Pyongyang's development of ballistic and nuclear technology is a threat to international peace, Abe told his counterparts at the G7 Summit held this week. North Korea is being seen as a threat looming large on the entire world, not just Asia. It regularly sends threat messages via propaganda videos against the U.S. and South Korea, who are allies. The country had apparently felt threatened by joint maritime exercises of the U.S. and South Korea, following which it amped up the frequency of nuclear tests, despite being under sanctions from the United Nations.
Japan, being the only country to have faced nuclear attacks, has been a key influencer on the nuclear non-proliferation treaty, to which the U.S. is also a party. Nuclear non-proliferation was also highlighted by U.S. President Barack Obama during his visit to Hiroshima, the first city bombed by the U.S. in 1945 to end World War II.
Obama on Friday said the memory of Hiroshima "must never fade."
"Why did we come to this place, to Hiroshima?

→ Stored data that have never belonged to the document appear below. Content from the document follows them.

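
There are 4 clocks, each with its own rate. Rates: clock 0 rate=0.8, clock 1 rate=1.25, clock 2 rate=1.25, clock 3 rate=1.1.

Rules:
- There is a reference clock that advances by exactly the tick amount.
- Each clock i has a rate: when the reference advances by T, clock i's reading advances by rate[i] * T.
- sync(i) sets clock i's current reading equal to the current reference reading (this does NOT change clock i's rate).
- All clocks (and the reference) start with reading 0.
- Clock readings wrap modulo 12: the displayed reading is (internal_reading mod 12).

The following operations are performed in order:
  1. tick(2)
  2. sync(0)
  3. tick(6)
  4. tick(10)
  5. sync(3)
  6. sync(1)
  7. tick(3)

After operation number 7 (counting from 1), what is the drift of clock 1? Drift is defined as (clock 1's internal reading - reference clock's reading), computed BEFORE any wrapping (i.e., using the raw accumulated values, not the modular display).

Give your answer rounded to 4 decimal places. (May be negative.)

After op 1 tick(2): ref=2.0000 raw=[1.6000 2.5000 2.5000 2.2000]
After op 2 sync(0): ref=2.0000 raw=[2.0000 2.5000 2.5000 2.2000]
After op 3 tick(6): ref=8.0000 raw=[6.8000 10.0000 10.0000 8.8000]
After op 4 tick(10): ref=18.0000 raw=[14.8000 22.5000 22.5000 19.8000]
After op 5 sync(3): ref=18.0000 raw=[14.8000 22.5000 22.5000 18.0000]
After op 6 sync(1): ref=18.0000 raw=[14.8000 18.0000 22.5000 18.0000]
After op 7 tick(3): ref=21.0000 raw=[17.2000 21.7500 26.2500 21.3000]
Drift of clock 1 after op 7: 21.7500 - 21.0000 = 0.7500

Answer: 0.7500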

We come to ponder a terrible force unleashed in the not so distant past. We come to mourn the dead," Obama was quoted as saying by the Guardian.
"Their souls speak to us, they ask us to look inward, take stock of who we are," he said.
Fear of nuclear attacks have heightened as North Korea continues to conduct nuclear and ballistic tests. Obama, who is in his last few months in the U.S. presidency, leaves behind a legacy of brokering the Iran nuclear deal.